Aus diesem Film hätte man wirklich etwas machen können, doch es mangelt gerade an der Action. Nicht an der Qualität, jedoch an der Menge und der Verteilung. Gerade in der ersten Hälfte gibt es einen Fight und einen kurzen, aber blutigen Shootout, bevor Carr in der zweiten Halbzeit das Tempo dann deutlich erhöht. Hier muss sich Zak mit einem verräterischen Soldaten anlegen, mit einem Ninja prügeln, darf sich in der Stadt eine Verfolgungsjagd mit dem Go Card leisten und schließlich in einem tollen Showdown die kleine Privatarmee des Gansgterbosses platt machen. Die Actionszenen sind zwar kurz, doch wirklich sauber und graphisch inszeniert. Die Einschüsse sind suppend und die Genickbrüche explizit. Die Kämpfe zeichnen sich durch eine gute Choreographie aus, sind leider immer zu kurz. Daneben wird auch ein bisschen mit dem Schwert gekämpft. Die Martial Arts Szenen sind sehr gut gelungen und man erkennt auf Anhieb, dass Norton der Kampfkunst sehr gut mächtig ist.
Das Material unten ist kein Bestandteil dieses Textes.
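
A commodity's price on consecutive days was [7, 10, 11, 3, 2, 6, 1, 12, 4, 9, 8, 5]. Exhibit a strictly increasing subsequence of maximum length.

Patience tails give the LIS length; then backtrack through the dp parents:
7 → extends → [7]
10 → extends → [7, 10]
11 → extends → [7, 10, 11]
3 → replaces 7 → [3, 10, 11]
2 → replaces 3 → [2, 10, 11]
6 → replaces 10 → [2, 6, 11]
1 → replaces 2 → [1, 6, 11]
12 → extends → [1, 6, 11, 12]
4 → replaces 6 → [1, 4, 11, 12]
9 → replaces 11 → [1, 4, 9, 12]
8 → replaces 9 → [1, 4, 8, 12]
5 → replaces 8 → [1, 4, 5, 12]
Length 4; one witness is 7, 10, 11, 12.

7, 10, 11, 12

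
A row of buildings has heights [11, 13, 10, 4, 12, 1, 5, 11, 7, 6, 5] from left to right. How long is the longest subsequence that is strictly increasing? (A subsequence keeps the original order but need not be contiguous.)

3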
Eigentlich ist "Karate Champ" eine Mischung aus Action und Abenteuerfilm, mit ein bisschen Humor gewürzt. Allein schon die Heldenfigur Zak Connors, welcher in Punkto Frauen ganz leicht an James Bond angelegt ist, denn auch er macht sich an jede Schönheit heran, daher sind auch ein paar erotische Szenen in den Film eingebunden. Der Plot an sich ist recht solide, die Sache mit dem Flugzeug gab es zwar schon öfter, aber es stellt soch mal eine Abwechslung zu den üblicheren Großstadtactionern dar. Nur findet Zak das Wrack viel zu leicht, dass das seit 1945 nicht mal von den Rebellen oder vom Militär gefunden wurde, ist schon sehr weit hergeholt. Auch schließt sich Zak den Rebellen viel zu schnell an. Er fragt nicht mal wogegen sie kämpfen, sondern hilft ihnen aus einem Grund, den der Zuschuer nicht kennenlernen wird. Nebenbei wird auch noch geklärt, wie Zak´s Großvater zu Tode kam. Er wurde natürlich ermordet, mehr will ich hier nicht verraten.
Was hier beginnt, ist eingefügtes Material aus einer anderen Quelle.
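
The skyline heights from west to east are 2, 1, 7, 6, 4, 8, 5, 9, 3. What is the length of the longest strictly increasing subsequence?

Let dp[i] be the length of the longest such subsequence ending at index i:
i:     1 2 3 4 5 6 7 8 9
a[i]:  2 1 7 6 4 8 5 9 3
dp:    1 1 2 2 2 3 3 4 2
Maximum dp value is 4.

4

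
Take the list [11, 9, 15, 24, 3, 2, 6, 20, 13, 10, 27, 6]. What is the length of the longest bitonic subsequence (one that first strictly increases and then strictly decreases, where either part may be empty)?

inc[i] = longest strictly increasing subsequence ending at i; dec[i] = longest strictly decreasing subsequence starting at i:
i:      1  2  3  4  5  6  7  8  9 10 11 12
a[i]:  11  9 15 24  3  2  6 20 13 10 27  6
inc:    1  1  2  3  1  1  2  3  3  3  4  2
dec:    4  3  4  5  2  1  1  4  3  2  2  1
Best peak at i=4 (value 24): inc=3, dec=5, length 3+5−1 = 7.

7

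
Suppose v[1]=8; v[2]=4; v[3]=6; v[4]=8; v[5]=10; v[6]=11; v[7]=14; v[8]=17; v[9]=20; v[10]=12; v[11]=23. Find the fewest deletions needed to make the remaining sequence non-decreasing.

2

Fewest deletions = n − (longest non-decreasing subsequence).
Patience tails:
8 → extends → [8]
4 → replaces 8 → [4]
6 → extends → [4, 6]
8 → extends → [4, 6, 8]
10 → extends → [4, 6, 8, 10]
11 → extends → [4, 6, 8, 10, 11]
14 → extends → [4, 6, 8, 10, 11, 14]
17 → extends → [4, 6, 8, 10, 11, 14, 17]
20 → extends → [4, 6, 8, 10, 11, 14, 17, 20]
12 → replaces 14 → [4, 6, 8, 10, 11, 12, 17, 20]
23 → extends → [4, 6, 8, 10, 11, 12, 17, 20, 23]
Longest non-decreasing subsequence has length 9, so deletions = 11 − 9 = 2.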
Erst in der zweiten Hälfte kommt dann noch dieser dubiose Gangsterboss, verkörpert von Toshiro Obato, ins Spiel. Dieser will das Schwert für sich haben, auch aus einem Grund, den wir nicht kennen. Auf jeden Fall um das Klischee mal wieder zu erfüllen, entführt er Zak´s mittlerweile Freundin Sueley und Zak holt zum großen Gegenschlag aus, das war´s auch schon.
Absolut positiv zu erwähnen, ist die Inszenierung. Carr hätte ruhig noch mehr Filme dieser Art inszenieren dürfen. Das Budget war nicht zu knapp, das 80er Jahre Flair ist auch vorhanden. Man sieht, dass auch wirklich in Thailand gedreht wurde und die authentische Dschungelkulisse wurde noch mit dem Einsatz von Nebelmaschinen verbessert. Die Ausstattung und Bauten der Kulisse können sich wirklich sehen lassen, aber zu Bruch geht nicht viel, nur bei der netten Verfolgungsjagd, entstehen ein paar Sachschäden. Der Score präsentiert auch auch sehr ordentlich, reisst aber auch nicht vom Hocker.
Den Darstellern hier kann man aber keine Vorwürfe machen. Richard Norton ist sehr charismatisch, nur seine Kampfkunst hätte man ruhig wesentlich öfter zur Geltung bringen können.
Toshiro Obato ist immer für eine Fieslingsrolle gut und Rochelle Ashana (agierte schon in "Der KIckboxer" mit van Damme) macht auch einen guten Job.
Das Flair der 80er Jahre, eine gute Inszeneriung, glaubwürdige Darsteller zeichnen diesen B-Actioner aus. Leider gibt es viel zu wenig Action, wobei das Gegebene immerhin sehr rau und qualitativ hochwertig ist.